Fantasy; good versus evil; ballet

Violence

This movie has some mild accidental harm and violence. For example:

  • Kristyn falls during practice.
  • Tara’s father tries to intimidate Madame Natasha.
  • Albrecht and Hilarion fight over Giselle.
  • The Snow Queen turns people she doesn’t like into statues, including Hailey.
  • Albrecht and Hilarion shoot arrows at some swans, who are actually Kristyn and Hailey in disguise.
  • Swans start attacking people at the ball.

Content that may disturb children

Under 5

In addition to the violent scenes mentioned above this movie has some scenes that could scare or disturb children under five years. For example:

  • Kristyn and Hailey are transported into a magical fantasy land, where Kristyn becomes Giselle.
  • The Snow Queen is an evil, scary woman.
  • Rothbart is an evil, scary man.
  • Rothbart casts a spell on Kristyn and Hailey with swirling black dust that turns them both into swans.
  • Rothbart transforms his daughter into Odette.
  • The land where the Snow Queen lives is eerie, dark and frozen. People are turned into statues everywhere. 

From 5-8

In addition to the violent scenes and scary visual images mentioned above, this movie has some scenes that could scare or disturb children in this age group. For example:

  • Hailey describes how Giselle dies in the ballet with a sword in her heart and how ghosts come out of their graves.
  • The Snow Queen lifts Albrecht and Hilarion into the air by magic, and they fall to the ground.
  • The Snow Queen makes Hailey do 100 pirouettes and laughs evilly. She also controls Kristyn like a puppet, but Kristyn manages to break out of the spell. This causes the Snow Queen to disappear in a puff of smoke. 

From 8-13

Children in this age group are unlikely to be disturbed by anything in this movie. 

Over 13

Nothing of concern 

Sexual references

The limited sexual references in this movie include mild romance between characters and several marriage proposals.

Alcohol, drugs and other substances

None of concern 

Nudity and sexual activity

None of concern 

Product placement

This movie features the Barbie brand and associated merchandise. 

Coarse language

This movie has some name-calling. 

Ideas to discuss with your children

Barbie in the Pink Shoes is an animated fantasy in which the Barbie character plays the role of Kristyn, a young ballerina.

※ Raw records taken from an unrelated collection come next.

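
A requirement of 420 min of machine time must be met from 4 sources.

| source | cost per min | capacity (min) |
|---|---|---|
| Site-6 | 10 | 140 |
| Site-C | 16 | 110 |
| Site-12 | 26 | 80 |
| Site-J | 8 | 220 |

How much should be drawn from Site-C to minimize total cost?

Cheapest first:
Site-J (8): use full 220 — 200 min to go.
Site-6 (10): use full 140 — 60 min to go.
Take 60 from Site-C at 16 to finish.
Site-12: unused.

60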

It touches on some classical ballets including Giselle, Swan Lake and the Snow Queen.

There are some scary scenes and characters that might worry children under seven years, but these are handled fairly lightly. The movie is therefore suitable for most children with some guidance. It is likely to appeal particularly to girls who are interested in ballet or in Barbie.

The main messages from this movie are that you should follow your heart and that good wins over evil.

Values that you could reinforce with your children include loyalty, friendship and self-belief.

This movie could also give you the chance to talk with your children – particularly girls – about the pressures of being and looking perfect.